Such flattery is the opposite of the attitude of the Spartan mother, who told her sons to come back with their shields or on them. This type of love also is not a “sublime” function of motherhood, since, as Evola points out, it is something shared with the instincts of various animals (Eros and the Mysteries of Love, p. 170). Chua mentions a Western adult woman, who was ashamed when her father toasted her as “beautiful and incredibly competent,” obviously feeling she did not live up to the distinction. This sentimentality is a sign of the degeneration of the ideals of white parents, who are capable of esteeming even the unworthy. Such an attitude ultimately has a negative impact on white children, since it encourages them to view mediocrity as acceptable.

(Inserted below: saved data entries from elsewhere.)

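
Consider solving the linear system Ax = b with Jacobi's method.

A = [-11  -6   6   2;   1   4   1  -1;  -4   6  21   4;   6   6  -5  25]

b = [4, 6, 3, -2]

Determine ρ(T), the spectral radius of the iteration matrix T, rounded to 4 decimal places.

Split A = D + L + U, D = diag(-11, 4, 21, 25).
T_J = -D⁻¹(L+U): T[3,0] = -(6)/(25) = -0.2400; T[3,3] = 0.
  T[0,:] = [+0.0000, -0.5455, +0.5455, +0.1818]
  T[1,:] = [-0.2500, +0.0000, -0.2500, +0.2500]
  T[2,:] = [+0.1905, -0.2857, +0.0000, -0.1905]
  T[3,:] = [-0.2400, -0.2400, +0.2000, +0.0000]
|eigenvalues of T|: 0.6381, 0.3720, 0.3720, 0.2648.
ρ = 0.6381; 0.6381 < 1, so it converges for any x₀.

0.6381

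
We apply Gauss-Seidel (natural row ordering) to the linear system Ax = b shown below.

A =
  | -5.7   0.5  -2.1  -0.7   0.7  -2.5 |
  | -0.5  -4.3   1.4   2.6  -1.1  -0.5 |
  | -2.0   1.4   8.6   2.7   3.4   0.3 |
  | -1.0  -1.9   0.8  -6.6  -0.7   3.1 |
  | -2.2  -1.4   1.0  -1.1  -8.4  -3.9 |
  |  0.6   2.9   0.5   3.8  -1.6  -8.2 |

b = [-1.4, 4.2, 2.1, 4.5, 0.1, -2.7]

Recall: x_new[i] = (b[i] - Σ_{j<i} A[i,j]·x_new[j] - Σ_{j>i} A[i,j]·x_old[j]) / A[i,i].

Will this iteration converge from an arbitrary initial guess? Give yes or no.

A = D + L + U where D = diag(-5.7, -4.3, 8.6, -6.6, -8.4, -8.2).
GS T = -(D+L)⁻¹U: row 0 first, T[0,2] = -(-2.1)/(-5.7) = -0.3684; later rows by forward substitution.
  T[0,:] = [+0.0000, +0.0877, -0.3684, -0.1228, +0.1228, -0.4386]
  T[1,:] = [+0.0000, -0.0102, +0.3684, +0.6189, -0.2701, -0.0653]
  T[2,:] = [+0.0000, +0.0221, -0.1457, -0.4433, -0.3228, -0.1263]
  T[3,:] = [+0.0000, -0.0077, -0.0679, -0.2133, -0.0860, +0.5396]
  T[4,:] = [+0.0000, -0.0176, +0.0266, -0.0958, -0.0143, -0.4242]
  T[5,:] = [+0.0000, +0.0040, +0.0578, +0.1027, -0.1433, +0.2700]
eigenvalue magnitudes: 0.5023, 0.4217, 0.1380, 0.1380, 0.0080, 0.0000.
ρ = 0.5023; 0.5023 < 1, so it converges for any x₀.

yes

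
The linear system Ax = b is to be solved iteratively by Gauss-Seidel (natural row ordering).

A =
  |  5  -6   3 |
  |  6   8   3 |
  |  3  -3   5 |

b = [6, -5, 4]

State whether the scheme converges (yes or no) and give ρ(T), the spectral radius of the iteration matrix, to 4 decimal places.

yes, ρ = 0.8230

Let D = diag(5, 8, 5); L, U the strict triangles.
T_GS = -(D+L)⁻¹U: row 0 first, T[0,1] = -(-6)/(5) = +1.2000; later rows by forward substitution.
  T[0,:] = [+0.0000, +1.2000, -0.6000]
  T[1,:] = [+0.0000, -0.9000, +0.0750]
  T[2,:] = [+0.0000, -1.2600, +0.4050]
|eigenvalues of T|: 0.8230, 0.3280, 0.0000.
ρ(T) = max|λ| = 0.8230; 0.8230 < 1 ⇒ converges.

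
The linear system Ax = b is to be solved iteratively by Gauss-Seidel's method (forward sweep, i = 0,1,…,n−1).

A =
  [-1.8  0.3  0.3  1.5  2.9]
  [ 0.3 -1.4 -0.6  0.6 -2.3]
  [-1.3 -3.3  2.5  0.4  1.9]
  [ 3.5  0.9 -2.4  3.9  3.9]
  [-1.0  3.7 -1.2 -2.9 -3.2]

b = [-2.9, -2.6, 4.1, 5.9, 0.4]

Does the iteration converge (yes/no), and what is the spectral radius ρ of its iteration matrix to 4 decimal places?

Split A = D + L + U, D = diag(-1.8, -1.4, 2.5, 3.9, -3.2).
GS T = -(D+L)⁻¹U: row 0 first, T[0,1] = -(0.3)/(-1.8) = +0.1667; later rows by forward substitution.
  T[0,:] = [+0.0000, +0.1667, +0.1667, +0.8333, +1.6111]
  T[1,:] = [+0.0000, +0.0357, -0.3929, +0.6071, -1.2976]
  T[2,:] = [+0.0000, +0.1338, -0.4319, +1.0748, -1.6351]
  T[3,:] = [+0.0000, -0.0755, -0.3247, -0.2266, -3.1526]
  T[4,:] = [+0.0000, +0.0074, -0.0501, +0.2439, +1.4664]
|eigenvalues of T|: 1.1622, 0.8209, 0.8209, 0.0046, 0.0000.
ρ = 1.1622; 1.1622 > 1 ⇒ diverges.

no, ρ = 1.1622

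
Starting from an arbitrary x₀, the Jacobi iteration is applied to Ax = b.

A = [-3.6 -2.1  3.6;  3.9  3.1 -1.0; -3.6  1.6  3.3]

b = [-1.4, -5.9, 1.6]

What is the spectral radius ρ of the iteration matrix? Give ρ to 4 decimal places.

A = D + L + U where D = diag(-3.6, 3.1, 3.3).
T_J = -D⁻¹(L+U): T[0,2] = -(3.6)/(-3.6) = +1.0000; T[0,0] = 0.
  T[0,:] = [+0.0000 -0.5833 +1.0000]
  T[1,:] = [-1.2581 +0.0000 +0.3226]
  T[2,:] = [+1.0909 -0.4848 +0.0000]
|eigenvalues of T|: 1.3991, 1.1470, 0.2522.
ρ = 1.3991; 1.3991 > 1, so it fails to converge.

1.3991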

In contrast to Western parents, who want learning to be “fun,” Chua notes a study that found “the vast majority of the Chinese mothers said that they believe their children can be ‘the best’ students, that ‘academic achievement reflects successful parenting,’ and that if children did not excel at school then there was ‘a problem’ and parents ‘were not doing their job.’” Whites certainly have the IQ to excel (and do so above many others), but the study reveals a deeper sense of family responsibility among the Chinese than whites. Although white parents may wonder to themselves what they did wrong when their children take drugs, act like spoiled brats, or are unsuccessful, family honor and shame are almost meaningless to whites today. I have heard white mothers say they don’t plan to bother with private schools or homeschooling, since “it’s no use” and “they’ll be exposed to everything through TV anyway.” Such an attitude is defeatist, and does not help children in the long run.

Most white children also could be “the best,” but it will take a change in parenting techniques, and a realization that, like the Chinese, the “child will be strong enough to take the shaming and to improve from it.” As Chua points out, worrying about harming a child’s self-esteem does not improve it; what does is helping them achieve more than they thought themselves capable of.